I assume such an experiment would have to be somehow actually done in a different way because merely the fact of asking it to finish in a later message will affect its response, but hopefully you see what I’m getting at.

Perhaps it could be done where instead of asking it via a message to complete it, use a system prompt (the same for both instances) that says if your response is cut off by the user, then in the next message (same like before) finish the response but only with the final 3 words of the rest of the response.

1 Like

If I tell it to relate certain information to certain text based on what the user says I bet it will work

It totally works dude, the thing understands If statements. Like “why” “how” idk. but it seems to work. which is incredibly useful. and now we all know

I think the Moderations Endpoint is a good example. You take in your query and you run it through a lesser/more specific model/classifier that’s faster and less resources and get a result like

"results": [
      "flagged": true,
      "categories": {
        "sexual": false,
        "hate": false,
        "harassment": false,
        "self-harm": false,
        "sexual/minors": false,
        "hate/threatening": false,
        "violence/graphic": false,
        "self-harm/intent": false,
        "self-harm/instructions": false,
        "harassment/threatening": true,
        "violence": true,
      "category_scores": {
        "sexual": 1.2282071e-06,
        "hate": 0.010696256,
        "harassment": 0.29842457,
        "self-harm": 1.5236925e-08,
        "sexual/minors": 5.7246268e-08,
        "hate/threatening": 0.0060676364,
        "violence/graphic": 4.435014e-06,
        "self-harm/intent": 8.098441e-10,
        "self-harm/instructions": 2.8498655e-11,
        "harassment/threatening": 0.63055265,
        "violence": 0.99011886,

And just to confirm that it is a GPT-based classifier here is a blurb from OpenAI:

To help developers protect their applications against possible misuse, we are introducing the faster and more accurate Moderation endpoint. This endpoint provides OpenAI API developers with free access to GPT-based classifiers that detect undesired content—an instance of using AI systems to assist with human supervision of these systems. We have also released both a technical paper describing our methodology and the dataset used for evaluation.

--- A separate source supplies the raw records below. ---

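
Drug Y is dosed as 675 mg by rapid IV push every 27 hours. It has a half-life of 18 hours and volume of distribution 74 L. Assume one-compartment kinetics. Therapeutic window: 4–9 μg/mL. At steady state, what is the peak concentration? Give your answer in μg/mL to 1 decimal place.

14.1 μg/mL

k = ln2/t½ = ln2/18 ≈ 0.038508 h⁻¹; fraction remaining f = e^(−kτ) = e^(−0.038508×27) ≈ 0.3536.
Accumulation ratio R = 1/(1 − f) ≈ 1/0.6464 ≈ 1.5470.
Single-dose peak C₀ = D/Vd = 675/74 ≈ 9.122 μg/mL.
Cmax,ss = C₀/(1 − f) ≈ 9.122/0.6464 ≈ 14.112 μg/mL.
Peak 14.1 μg/mL vs MTC 9 μg/mL: exceeds toxic threshold.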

Now I can chain the next LLM based on the result (in this case I would actually send a simple string saying "This message was blocked for the following reasons: ")

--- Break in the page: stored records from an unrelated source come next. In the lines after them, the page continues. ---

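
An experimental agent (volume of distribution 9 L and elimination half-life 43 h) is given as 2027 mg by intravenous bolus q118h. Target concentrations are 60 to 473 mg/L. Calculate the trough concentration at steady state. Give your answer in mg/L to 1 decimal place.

Over one 118-h interval, 118/43 ≈ 2.7442 half-lives elapse, leaving f ≈ 0.1493 of each dose.
Single-dose peak C₀ = D/Vd = 2027/9 ≈ 225.222 mg/L.
Steady-state trough Cmin,ss = C₀·f/(1−f) ≈ 225.222 × 0.1493/0.8507 ≈ 39.527 mg/L.
Trough 39.5 mg/L vs MEC 60 mg/L: subtherapeutic.

39.5 mg/L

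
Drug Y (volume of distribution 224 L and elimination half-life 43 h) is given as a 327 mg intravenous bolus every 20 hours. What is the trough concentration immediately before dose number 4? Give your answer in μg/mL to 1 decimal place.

f = (1/2)^(τ/t½) = (1/2)^(20/43) ≈ 0.7244.
C₀ = D/Vd = 327/224 ≈ 1.460 μg/mL.
Before the 4th dose, 3 doses have been given. Superposition: Cmin = C₀·(f + f² + … + f^3).
≈ 1.460 × (0.7244 + 0.5248 + 0.3801) ≈ 1.460 × 1.6293 ≈ 2.379 μg/mL.

2.4 μg/mL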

But, I can also do have some programming logic (psuedo-code)

if thisMessage is violent:
systemPrompt += "This user has been violent and should be kindly reminded to treat people with respect

This will always work the same way, can be easily modified, and debugged.

It’s not sentiment, but I’m just using the moderation endpoint because it’s an easy example that most people have used. You can swap in any sort of classifier

Perhaps what is most appropriate to say is that the transformer AI can read the entire content of input starting from system prompt, function definitions and plugins, custom instructions inserted, past conversation turns, and the current input. Then using self-attention head layers, it maps dependencies of sequences within the context. This shapes the hidden state, embeddings, and the softmax probabilities of the next iteration of token generation using the pretraining, fine-tuning. To give us an annoying “Sure!” token as the first when we ask an “if” question.

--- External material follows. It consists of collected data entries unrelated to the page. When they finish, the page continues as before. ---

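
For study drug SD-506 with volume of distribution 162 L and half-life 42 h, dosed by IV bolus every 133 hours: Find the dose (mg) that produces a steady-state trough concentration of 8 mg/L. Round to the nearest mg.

τ/t½ = 133/42 ≈ 3.1667, so f = (1/2)^(133/42) ≈ 0.111362.
Cmin,ss = (D/Vd)·f/(1−f), so D = Cmin,ss·Vd·(1−f)/f.
D = 8 × 162 × (1−f)/f ≈ 8 × 162 × 7.97972 ≈ 10341.72 mg.

10342 mg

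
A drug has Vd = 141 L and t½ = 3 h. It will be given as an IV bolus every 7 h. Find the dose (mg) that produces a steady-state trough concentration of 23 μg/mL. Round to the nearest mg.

13101 mg

τ/t½ = 7/3 ≈ 2.3333, so f = (1/2)^(7/3) ≈ 0.198425.
Cmin,ss = (D/Vd)·f/(1−f), so D = Cmin,ss·Vd·(1−f)/f.
D = 23 × 141 × (1−f)/f ≈ 23 × 141 × 4.03969 ≈ 13100.71 mg.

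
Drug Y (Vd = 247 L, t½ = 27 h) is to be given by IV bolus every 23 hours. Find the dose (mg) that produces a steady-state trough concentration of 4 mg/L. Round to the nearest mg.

τ/t½ = 23/27 ≈ 0.85185, so f = (1/2)^(23/27) ≈ 0.554073.
Cmin,ss = (D/Vd)·f/(1−f), so D = Cmin,ss·Vd·(1−f)/f.
D = 4 × 247 × (1−f)/f ≈ 4 × 247 × 0.80482 ≈ 795.16 mg.

795 mg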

So that’s “how does gpt-4 respond”, in it’s ambiguous meaning case of “by what mechanism”, instead of answering “what behaviors does it exhibit in its response”.

We can see by the first-post text (when we focus our own attention mechanisms on long-range dependencies), OP wants to discuss the responses and performance of the model. We can see it handles conditional statements quite well, as long as they are not asking for indeterminate paths, and are not beyond the ability to simply follow instructions.